Une machine à décréter

« Au lieu d’alléger les déficits commerciaux attendus par le FMI, la dépréciation du dinar les a, au contraire, accentués », estime, pour sa part, Chafik Ben Rouine, co-fondateur et président de l’Observatoire tunisien de l’économie (OTE), qui explique comment les « recommandations » du FMI en elles-mêmes ont fait baisser la valeur du dinar. « Revue après revue, le FMI estime avec une remarquable constance que le dinar est surévalué de 10%. Cette estimation a été utilisée pour mettre plus de pression sur la Banque centrale de Tunisie afin de la pousser à consentir à la baisse de la valeur du dinar », souligne-t-il. Et « lorsque le dinar atteint la valeur souhaitée par le FMI, celui-ci se fend d’une nouvelle prévision à travers laquelle il estime que le dinar doit encore baisser de 10%, et ainsi de suite ».

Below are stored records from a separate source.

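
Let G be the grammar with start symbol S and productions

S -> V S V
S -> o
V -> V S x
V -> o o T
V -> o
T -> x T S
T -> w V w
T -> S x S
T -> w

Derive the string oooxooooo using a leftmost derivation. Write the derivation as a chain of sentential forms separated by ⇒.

S ⇒ VSV   [S -> V S V]
VSV ⇒ ooTSV   [V -> o o T]
ooTSV ⇒ ooSxSSV   [T -> S x S]
ooSxSSV ⇒ oooxSSV   [S -> o]
oooxSSV ⇒ oooxVSVSV   [S -> V S V]
oooxVSVSV ⇒ oooxoSVSV   [V -> o]
oooxoSVSV ⇒ oooxooVSV   [S -> o]
oooxooVSV ⇒ oooxoooSV   [V -> o]
oooxoooSV ⇒ oooxooooV   [S -> o]
oooxooooV ⇒ oooxooooo   [V -> o]

S⇒VSV⇒ooTSV⇒ooSxSSV⇒oooxSSV⇒oooxVSVSV⇒oooxoSVSV⇒oooxooVSV⇒oooxoooSV⇒oooxooooV⇒oooxooooo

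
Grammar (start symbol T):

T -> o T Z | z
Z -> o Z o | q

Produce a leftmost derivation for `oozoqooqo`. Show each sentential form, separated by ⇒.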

MEE cite le cas d’une entreprise tunisienne, le groupe Toupack , une société d’emballage qui importe des machines et des matières premières et les revend sur le marché intérieur, et qui a sérieusement pâti de la dépréciation du dinar. Son directeur financier Mokhtar M’Hiri, a indiqué que la société avait été forcée de tripler ses prix dans certains cas à cause précisément de la dépréciation. Un élément qui a été particulièrement coûteux tient aux boîtes pour un fabricant de croustilles (chips de pomme de terre). Nous avons commencé il y a deux ans à vendre les boîtes. Elles coûtaient 0,6 dinars l’unité et aujourd’hui le prix est passé du simple au triple, soit autant pour le client ».

La chose et son contraire

Certains observateurs cités par MEE affirment que la situation actuelle en Tunisie montre que les décideurs sont pris entre des politiques commerciales et de développement contradictoires et antinomiques. «  D’une part, pour les produits de base, céréales, huile, lait, sucre, ils protègent les prix pour les consommateurs tunisiens. D’un autre côté, ils croient en une croissance tirée par les exportations », a déclaré l’un d’eux, Max Ajl, chercheur à l’Université Cornell, spécialiste de l’économie politique tunisienne.

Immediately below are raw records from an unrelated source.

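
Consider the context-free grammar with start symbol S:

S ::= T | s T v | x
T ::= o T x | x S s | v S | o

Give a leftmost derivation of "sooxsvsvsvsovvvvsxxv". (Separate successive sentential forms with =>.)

S=>sTv=>soTxv=>sooTxxv=>sooxSsxxv=>sooxsTvsxxv=>sooxsvSvsxxv=>sooxsvsTvvsxxv=>sooxsvsvSvvsxxv=>sooxsvsvsTvvvsxxv=>sooxsvsvsvSvvvsxxv=>sooxsvsvsvsTvvvvsxxv=>sooxsvsvsvsovvvvsxxv

S => sTv   [S ::= s T v]
sTv => soTxv   [T ::= o T x]
soTxv => sooTxxv   [T ::= o T x]
sooTxxv => sooxSsxxv   [T ::= x S s]
sooxSsxxv => sooxsTvsxxv   [S ::= s T v]
sooxsTvsxxv => sooxsvSvsxxv   [T ::= v S]
sooxsvSvsxxv => sooxsvsTvvsxxv   [S ::= s T v]
sooxsvsTvvsxxv => sooxsvsvSvvsxxv   [T ::= v S]
sooxsvsvSvvsxxv => sooxsvsvsTvvvsxxv   [S ::= s T v]
sooxsvsvsTvvvsxxv => sooxsvsvsvSvvvsxxv   [T ::= v S]
sooxsvsvsvSvvvsxxv => sooxsvsvsvsTvvvvsxxv   [S ::= s T v]
sooxsvsvsvsTvvvvsxxv => sooxsvsvsvsovvvvsxxv   [T ::= o]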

«  En troisième lieu, ils croient en la dépréciation … et ce faisant ils croient en toutes ces choses simultanément ». « Le résultat est une politique qui fait supporter aux salariés les effets de la dépréciation du dinar », a-t-il dit. « Donc, ce qui se passe, c’est que … sous l’effet de la dépréciation, toutes sortes de biens d’achat deviendront plus chers compte tenu du fait que la Tunisie dépend des importations pour une grande partie du panier du consommateur », a-t-il conclu.